Medtrade Monday: How did you get into the DME side of software?
Jones: Although I did not pursue a career in engineering, I received my degree in health science with an emphasis in healthcare administration, and eventually opened my own DMEs after I had enough of corporate America. When accreditation hit the scene in 2005, I started my consultancy, helping DME owners in nearly every state to earn their accreditation. That’s when I saw the need for intuitive software for managing billing, accounting, inventory, and compliance. I’d say BFLOW was born out of a desire to create something new that would revolutionize the industry, rather than just be another boring software, which at the time were nothing more than glorified typewriters used to fill out a 1500 claim form.

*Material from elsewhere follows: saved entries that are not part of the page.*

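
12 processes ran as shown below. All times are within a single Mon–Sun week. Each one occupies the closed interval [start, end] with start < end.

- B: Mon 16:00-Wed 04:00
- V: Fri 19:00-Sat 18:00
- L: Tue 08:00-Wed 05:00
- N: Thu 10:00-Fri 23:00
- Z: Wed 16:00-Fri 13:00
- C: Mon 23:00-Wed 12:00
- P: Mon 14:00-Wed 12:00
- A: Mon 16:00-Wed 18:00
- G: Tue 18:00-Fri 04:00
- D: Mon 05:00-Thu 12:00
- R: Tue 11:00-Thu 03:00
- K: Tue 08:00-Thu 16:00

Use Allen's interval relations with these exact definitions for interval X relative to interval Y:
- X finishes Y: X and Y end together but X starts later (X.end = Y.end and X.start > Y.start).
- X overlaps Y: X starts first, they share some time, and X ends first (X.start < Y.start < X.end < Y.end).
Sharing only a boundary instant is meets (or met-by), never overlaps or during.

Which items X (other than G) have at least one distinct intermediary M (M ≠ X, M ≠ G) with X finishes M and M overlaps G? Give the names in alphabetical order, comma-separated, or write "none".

Target G = [Tue 18:00, Fri 04:00].
Intermediaries M with M overlaps G: A, B, C, D, K, L, P, R.
Via A — items with X finishes A: none.
Via B — items with X finishes B: none.
Via C — items with X finishes C: none.
Via D — items with X finishes D: none.
Via K — items with X finishes K: none.
Via L — items with X finishes L: none.
Via P — items with X finishes P: C.
Via R — items with X finishes R: none.
Union: C.

C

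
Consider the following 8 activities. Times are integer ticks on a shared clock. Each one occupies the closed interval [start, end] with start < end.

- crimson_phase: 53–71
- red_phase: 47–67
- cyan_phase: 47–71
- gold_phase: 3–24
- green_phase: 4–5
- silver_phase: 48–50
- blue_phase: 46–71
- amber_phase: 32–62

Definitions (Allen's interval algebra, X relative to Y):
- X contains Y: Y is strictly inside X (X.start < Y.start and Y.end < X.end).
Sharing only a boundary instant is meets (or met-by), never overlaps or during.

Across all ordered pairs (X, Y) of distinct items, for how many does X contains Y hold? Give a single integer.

6

Checking all 56 ordered pairs for relation 'contains'; matching pairs in alphabetical order:
(amber_phase, silver_phase): amber_phase contains silver_phase ✓
(blue_phase, red_phase): blue_phase contains red_phase ✓
(blue_phase, silver_phase): blue_phase contains silver_phase ✓
(cyan_phase, silver_phase): cyan_phase contains silver_phase ✓
(gold_phase, green_phase): gold_phase contains green_phase ✓
(red_phase, silver_phase): red_phase contains silver_phase ✓
Count: 6.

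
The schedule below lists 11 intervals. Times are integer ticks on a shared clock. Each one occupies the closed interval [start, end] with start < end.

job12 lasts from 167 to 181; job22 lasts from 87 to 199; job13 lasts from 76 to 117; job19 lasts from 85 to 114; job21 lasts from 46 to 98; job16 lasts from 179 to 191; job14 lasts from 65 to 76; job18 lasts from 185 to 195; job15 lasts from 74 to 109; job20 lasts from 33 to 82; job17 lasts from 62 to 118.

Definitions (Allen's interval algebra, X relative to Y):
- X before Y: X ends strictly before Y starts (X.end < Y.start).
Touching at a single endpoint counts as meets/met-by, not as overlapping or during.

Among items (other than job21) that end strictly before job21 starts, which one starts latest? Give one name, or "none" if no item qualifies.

Target job21 = [46, 98].
job12 [167, 181] → after → excluded.
job13 [76, 117] → overlapped-by → excluded.
job14 [65, 76] → during → excluded.
job15 [74, 109] → overlapped-by → excluded.
job16 [179, 191] → after → excluded.
job17 [62, 118] → overlapped-by → excluded.
job18 [185, 195] → after → excluded.
job19 [85, 114] → overlapped-by → excluded.
job20 [33, 82] → overlaps → excluded.
job22 [87, 199] → overlapped-by → excluded.
No candidates → none.

none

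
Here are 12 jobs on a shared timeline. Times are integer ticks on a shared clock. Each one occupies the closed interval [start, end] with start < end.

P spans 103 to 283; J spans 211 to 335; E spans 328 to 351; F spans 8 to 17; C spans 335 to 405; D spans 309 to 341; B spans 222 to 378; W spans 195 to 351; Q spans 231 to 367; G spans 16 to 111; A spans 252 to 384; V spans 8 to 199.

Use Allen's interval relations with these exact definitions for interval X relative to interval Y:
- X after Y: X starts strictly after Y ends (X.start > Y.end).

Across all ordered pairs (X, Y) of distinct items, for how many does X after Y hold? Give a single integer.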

Medtrade Monday: How has the competitive bidding program affected your product and its features?
Jones: Competitive bidding is stupid. We shouldn’t be bidding on the quality of care we need. The concept of giving the lowest bidder the job is a recipe for disaster. A great example is the pedestrian bridge that collapsed near Florida International University in March of this year. We don’t need the lowest bidders to win big contracts; we need safe, quality services and free market competition to promote better health and wellbeing for patients.
Competitive bidding has caused us to build out enhancements to our fee schedule management app, scheduling, contract management, and patient CRM. We added new business logic, zip code rules, MSA rules, rural pricing rules, and I’ll tell you, it’s all a waste of time and energy for everybody. I don’t recall doctors, hospitals, clinics, home health agencies. or skilled nursing facilities having to bid on anything to do business with CMS.
The system is creating an atmosphere of delayed care, treatment and services. Bid winners can’t keep up with the volume of orders, and they are literally giving away product as a result, because they can’t bill for what they delivered due to lack of qualifying information from ordering physicians. That’s how CMS is saving—by cheating the DME business leader, threatening criminal action, and funding recoupments if they get it wrong. It’s too much pressure, and eventually it’s going to break.